Investoren ziehen so viel Geld aus China ab

Im vergangenen Quartal sind erneut hunderte Milliarden Dollar aus China abgeflossen. Die fehlenden Gelder belasten die Wirtschaft des Landes und weisen auf eine drohende Kapitalflucht hin. Die mögliche Zinsentscheidung der Fed könnte einen weiteren Abzug auslösen.
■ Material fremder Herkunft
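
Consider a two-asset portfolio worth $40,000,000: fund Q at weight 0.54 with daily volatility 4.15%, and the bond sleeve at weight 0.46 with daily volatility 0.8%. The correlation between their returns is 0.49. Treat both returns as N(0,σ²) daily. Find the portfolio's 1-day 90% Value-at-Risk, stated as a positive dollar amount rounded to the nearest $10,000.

σ_p² = 0.54²·4.15² + 0.46²·0.8² + 2·0.49·0.54·0.46·4.15·0.8 = 5.9657 (%²).
σ_p = √5.9657 = 2.442%.
At 90%, z = 1.282.
VaR = 1.282 × 2.442% = 3.131%; on $40,000,000 that is $1,252,400.

$1,250,000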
Aus China ist einer Studie zufolge im laufenden Jahr mit mehr als 500 Milliarden Dollar so viel Geld abgezogen worden wie nie zuvor. Allein im vierten Quartal summiere sich der Kapitalabfluss wohl auf 150 Milliarden Dollar, nachdem er im Sommerquartal mit 225 Milliarden Dollar einen Rekordwert erreicht habe, teilte der Bankenverband Institute of International Finance (IIF) mit. Diese Zahlen basierten auf Handelsdaten, chinesischen Bank-Transaktionen sowie Änderungen bei den Zentralbank-Reserven.
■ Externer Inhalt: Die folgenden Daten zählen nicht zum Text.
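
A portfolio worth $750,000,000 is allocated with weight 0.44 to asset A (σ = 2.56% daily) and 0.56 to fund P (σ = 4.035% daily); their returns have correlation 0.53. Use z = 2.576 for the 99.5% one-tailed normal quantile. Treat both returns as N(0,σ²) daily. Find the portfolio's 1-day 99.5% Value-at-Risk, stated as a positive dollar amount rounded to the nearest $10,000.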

Die chinesische Exportwirtschaft leidet derzeit unter der schwachen weltweiten Nachfrage, die Ausfuhren sind seit fünf Monaten rückläufig. Die Landeswährung Yuan ist angesichts der schwächelnden Konjunktur in der weltweit zweitgrößten Volkswirtschaft unter Druck. Angesichts der anstehenden Zinswende in den USA befürchten Experten eine weitere Kapitalflucht, weil dann Anlagen in den USA attraktiver werden. Es wird damit gerechnet, dass die US-Notenbank Fed in der kommenden Woche den Leitzins erstmals seit etwa einem Jahrzehnt anhebt.

Für die deutsche Wirtschaft ist die Entwicklung in China ein zweischneidiges Schwert. Einerseits ist China ein wichtiger Exportmarkt, der auch auf ausländische Devisen angewiesen ist. Andererseits sind es vor allem Unternehmen aus China, die der deutschen Industrie gefährlich werden könnten. „Der weltweite Kampf um die Industrieproduktion ist in eine neue, sehr ernste Phase getreten. Vor allem die USA und China versuchen, ihre Anteile an industrieller Wertschöpfung drastisch zu erhöhen“, sagte Continental-Chef Elmar Degenhart am Donnerstagabend in Hannover. Dort zeichnete ihn die Leibniz-Universitätgesellschaft mit der Karmarsch-Denkmünze aus.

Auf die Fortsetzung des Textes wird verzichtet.